Vega is about the same age as Romar. Both grew up at the height of Whoopi Goldberg’s popularity as habit-wearing lounge singer Deloris Van Cartier, who married nightclub acts with convent chorale in “Sister Act” (1992) to the dismay (but eventual acceptance) of Maggie Smith’s ultra-conservative killjoy character, Reverend Mother Superior.

Three decades later, many still prefer to reprise Maggie’s role in real life, attacking the modern Whoopis of the world.

On Facebook, where Romar openly talks about other social issues like homophobia, bashers (which he calls “naysayers”) are vicious. A few use the names of other Christian denominations, or religions, as derogatory terms.

“God’s salvation is for all,” Romar insists, but he understands where his critics are coming from. “They come from a place of pain.”

“God permeates and thrives in different cultures and subcultures. He meets us where we are.”

Romar further developed this maturity in Mindanao, where he became acquainted with scholars from the Bukidnon Lumad. In these encounters, he bore witness to their unique practice of the Catholic faith, which is interlaced with ethnic traditions and belief in other deities.

“Higit na higit pa si Lord sa mga sinusubukan nating unawain through our doctrines, through our principles, sa mga sinasabi ng mga naysayers na ‘ito lang dapat ang Catholic church,’” he said. “God permeates and thrives in different cultures and subcultures.

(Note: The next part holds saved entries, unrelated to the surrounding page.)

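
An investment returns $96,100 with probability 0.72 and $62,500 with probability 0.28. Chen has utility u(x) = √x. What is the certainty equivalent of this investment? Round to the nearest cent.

$85,966.24

E[u] = 0.72·√96100 + 0.28·√62500 = 0.72·310 + 0.28·250 = 293.2
CE = (293.2)² = 85966.24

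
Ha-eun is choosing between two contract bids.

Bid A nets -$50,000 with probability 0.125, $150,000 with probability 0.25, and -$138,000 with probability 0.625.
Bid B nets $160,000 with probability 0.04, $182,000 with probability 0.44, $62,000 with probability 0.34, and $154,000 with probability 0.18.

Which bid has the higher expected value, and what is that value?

Bid B ($135,280)

Bid A = 0.125 × (-50000) + 0.25 × 150000 + 0.625 × (-138000) = -6250 + 37500 − 86250 = -55000
Bid B = 0.04 × 160000 + 0.44 × 182000 + 0.34 × 62000 + 0.18 × 154000 = 6400 + 80080 + 21080 + 27720 = 135280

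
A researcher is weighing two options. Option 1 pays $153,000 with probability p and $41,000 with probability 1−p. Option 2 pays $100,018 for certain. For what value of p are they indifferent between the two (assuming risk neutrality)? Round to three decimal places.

p·153000 + (1−p)·41000 = 100018
112000p + 41000 = 100018
p = (100018 − 41000) / 112000

p = 0.527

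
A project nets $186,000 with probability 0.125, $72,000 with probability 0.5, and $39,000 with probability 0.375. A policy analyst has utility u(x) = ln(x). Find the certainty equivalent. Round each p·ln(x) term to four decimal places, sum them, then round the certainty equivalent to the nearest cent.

E[u] = 0.125·ln(186000) + 0.5·ln(72000) + 0.375·ln(39000) = 1.5167 + 5.5922 + 3.9642 = 11.0731
CE = e^11.0731 ≈ 64414.88

$64,414.88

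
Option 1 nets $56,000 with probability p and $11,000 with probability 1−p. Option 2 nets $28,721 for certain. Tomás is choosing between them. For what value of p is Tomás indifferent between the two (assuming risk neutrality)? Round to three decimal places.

p·56000 + (1−p)·11000 = 28721
45000p + 11000 = 28721
p = (28721 − 11000) / 45000

p = 0.394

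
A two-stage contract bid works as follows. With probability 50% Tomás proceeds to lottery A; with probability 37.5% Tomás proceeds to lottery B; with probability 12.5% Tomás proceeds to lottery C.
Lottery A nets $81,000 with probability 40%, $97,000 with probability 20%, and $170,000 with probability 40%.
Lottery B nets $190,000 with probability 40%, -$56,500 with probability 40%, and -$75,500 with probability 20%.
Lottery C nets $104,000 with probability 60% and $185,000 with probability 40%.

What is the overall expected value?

EV(A) = 0.4 × 81000 + 0.2 × 97000 + 0.4 × 170000 = 32400 + 19400 + 68000 = 119800
EV(B) = 0.4 × 190000 + 0.4 × (-56500) + 0.2 × (-75500) = 76000 − 22600 − 15100 = 38300
EV(C) = 0.6 × 104000 + 0.4 × 185000 = 62400 + 74000 = 136400
Overall = 0.5 × 119800 + 0.375 × 38300 + 0.125 × 136400 = 59900 + 14362.5 + 17050 = 91312.5

$91,312.50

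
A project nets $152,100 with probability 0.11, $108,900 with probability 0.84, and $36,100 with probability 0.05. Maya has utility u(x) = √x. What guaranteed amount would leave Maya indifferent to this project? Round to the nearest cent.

$108,636.16

E[u] = 0.11·√152100 + 0.84·√108900 + 0.05·√36100 = 0.11·390 + 0.84·330 + 0.05·190 = 329.6
CE = (329.6)² = 108636.16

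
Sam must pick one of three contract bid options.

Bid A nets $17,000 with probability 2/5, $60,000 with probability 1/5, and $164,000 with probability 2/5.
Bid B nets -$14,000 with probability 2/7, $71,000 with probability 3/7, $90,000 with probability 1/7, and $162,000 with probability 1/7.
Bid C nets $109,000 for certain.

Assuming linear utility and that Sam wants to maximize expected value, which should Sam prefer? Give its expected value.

Bid C ($109,000)

Bid A = 2/5 × 17000 + 1/5 × 60000 + 2/5 × 164000 = 6800 + 12000 + 65600 = 84400
Bid B = 2/7 × (-14000) + 3/7 × 71000 + 1/7 × 90000 + 1/7 × 162000 = -4000 + 30428.5714 + 12857.1429 + 23142.8571 = 62428.5714
Bid C: 109000 (certain)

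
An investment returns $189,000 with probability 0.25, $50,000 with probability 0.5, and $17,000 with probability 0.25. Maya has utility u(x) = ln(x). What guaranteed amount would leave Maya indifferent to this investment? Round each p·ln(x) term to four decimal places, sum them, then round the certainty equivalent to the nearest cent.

$53,236.53

E[u] = 0.25·ln(189000) + 0.5·ln(50000) + 0.25·ln(17000) = 3.0374 + 5.4099 + 2.4352 = 10.8825
CE = e^10.8825 ≈ 53236.53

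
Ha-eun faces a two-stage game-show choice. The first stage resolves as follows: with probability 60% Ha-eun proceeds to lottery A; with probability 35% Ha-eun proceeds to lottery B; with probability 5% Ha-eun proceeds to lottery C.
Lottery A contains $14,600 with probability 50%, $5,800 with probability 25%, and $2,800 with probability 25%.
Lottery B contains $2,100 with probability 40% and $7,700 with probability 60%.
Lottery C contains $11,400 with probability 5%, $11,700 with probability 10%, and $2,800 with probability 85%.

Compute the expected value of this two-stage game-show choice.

EV(A) = 0.5 × 14600 + 0.25 × 5800 + 0.25 × 2800 = 7300 + 1450 + 700 = 9450
EV(B) = 0.4 × 2100 + 0.6 × 7700 = 840 + 4620 = 5460
EV(C) = 0.05 × 11400 + 0.1 × 11700 + 0.85 × 2800 = 570 + 1170 + 2380 = 4120
Overall = 0.6 × 9450 + 0.35 × 5460 + 0.05 × 4120 = 5670 + 1911 + 206 = 7787

$7,787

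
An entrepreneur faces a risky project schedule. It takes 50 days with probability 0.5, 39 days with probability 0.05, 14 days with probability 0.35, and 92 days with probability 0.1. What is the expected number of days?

EV = 0.5 × 50 + 0.05 × 39 + 0.35 × 14 + 0.1 × 92 = 25 + 1.95 + 4.9 + 9.2 = 41.05

41.05 days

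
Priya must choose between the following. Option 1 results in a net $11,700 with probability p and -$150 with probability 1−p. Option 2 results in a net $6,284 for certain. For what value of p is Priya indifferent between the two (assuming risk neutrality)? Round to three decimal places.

p = 0.543

p·11700 + (1−p)·(-150) = 6284
11850p − 150 = 6284
p = (6284 + 150) / 11850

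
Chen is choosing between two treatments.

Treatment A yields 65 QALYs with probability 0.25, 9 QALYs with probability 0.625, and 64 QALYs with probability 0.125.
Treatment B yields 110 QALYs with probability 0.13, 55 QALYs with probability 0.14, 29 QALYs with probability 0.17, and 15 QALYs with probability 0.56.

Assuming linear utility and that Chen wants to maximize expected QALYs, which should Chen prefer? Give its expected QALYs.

Treatment A = 0.25 × 65 + 0.625 × 9 + 0.125 × 64 = 16.25 + 5.625 + 8 = 29.875
Treatment B = 0.13 × 110 + 0.14 × 55 + 0.17 × 29 + 0.56 × 15 = 14.3 + 7.7 + 4.93 + 8.4 = 35.33

Treatment B (35.33 QALYs)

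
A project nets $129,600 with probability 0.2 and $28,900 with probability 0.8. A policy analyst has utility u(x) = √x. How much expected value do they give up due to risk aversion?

E[u] = 0.2·√129600 + 0.8·√28900 = 0.2·360 + 0.8·170 = 208
CE = (208)² = 43264
Risk premium = EV − CE = 49040 − 43264 = 5776

$5,776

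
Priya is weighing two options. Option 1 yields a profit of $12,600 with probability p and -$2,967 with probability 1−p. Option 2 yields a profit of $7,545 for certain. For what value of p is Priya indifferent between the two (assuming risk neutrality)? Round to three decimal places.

p = 0.675

p·12600 + (1−p)·(-2967) = 7545
15567p − 2967 = 7545
p = (7545 + 2967) / 15567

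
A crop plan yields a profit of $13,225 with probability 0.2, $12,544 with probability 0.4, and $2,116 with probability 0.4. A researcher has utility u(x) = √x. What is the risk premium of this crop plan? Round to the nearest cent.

E[u] = 0.2·√13225 + 0.4·√12544 + 0.4·√2116 = 0.2·115 + 0.4·112 + 0.4·46 = 86.2
CE = (86.2)² = 7430.44
Risk premium = EV − CE = 8509 − 7430.44 = 1078.56

$1,078.56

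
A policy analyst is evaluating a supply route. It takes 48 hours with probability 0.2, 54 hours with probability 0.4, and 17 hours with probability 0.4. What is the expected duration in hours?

38 hours

EV = 0.2 × 48 + 0.4 × 54 + 0.4 × 17 = 9.6 + 21.6 + 6.8 = 38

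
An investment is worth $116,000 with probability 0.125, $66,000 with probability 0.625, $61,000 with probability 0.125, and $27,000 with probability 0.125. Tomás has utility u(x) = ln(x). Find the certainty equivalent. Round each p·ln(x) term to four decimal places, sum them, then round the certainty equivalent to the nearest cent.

$62,711.49

E[u] = 0.125·ln(116000) + 0.625·ln(66000) + 0.125·ln(61000) + 0.125·ln(27000) = 1.4577 + 6.9359 + 1.3773 + 1.2754 = 11.0463
CE = e^11.0463 ≈ 62711.49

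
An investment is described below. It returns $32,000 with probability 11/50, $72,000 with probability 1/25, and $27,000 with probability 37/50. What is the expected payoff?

EV = 11/50 × 32000 + 1/25 × 72000 + 37/50 × 27000 = 7040 + 2880 + 19980 = 29900

$29,900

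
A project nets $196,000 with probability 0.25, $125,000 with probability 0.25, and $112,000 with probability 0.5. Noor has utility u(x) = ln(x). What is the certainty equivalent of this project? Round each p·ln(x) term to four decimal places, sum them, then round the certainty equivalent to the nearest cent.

E[u] = 0.25·ln(196000) + 0.25·ln(125000) + 0.5·ln(112000) = 3.0465 + 2.9340 + 5.8131 = 11.7936
CE = e^11.7936 ≈ 132402.26

$132,402.26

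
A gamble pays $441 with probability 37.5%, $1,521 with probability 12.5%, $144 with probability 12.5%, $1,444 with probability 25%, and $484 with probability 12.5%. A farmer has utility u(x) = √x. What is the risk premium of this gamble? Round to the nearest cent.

E[u] = 0.375·√441 + 0.125·√1521 + 0.125·√144 + 0.25·√1444 + 0.125·√484 = 0.375·21 + 0.125·39 + 0.125·12 + 0.25·38 + 0.125·22 = 26.5
CE = (26.5)² = 702.25
Risk premium = EV − CE = 795 − 702.25 = 92.75

$92.75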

He meets us where we are.”

This is why Romar fuses liturgical songs and pop music — Adam and Eve, meet Ben&Ben.

A few naysayers question his sincerity in producing religious content. They argue, “you are not a priest.” This is the notion he aims to dispel: that only the clergy can talk about faith. “Because I am a lay person,” he said, “I get to bridge the church and the non-churchgoers.”

“I’m using Ben&Ben to lead them back to God.”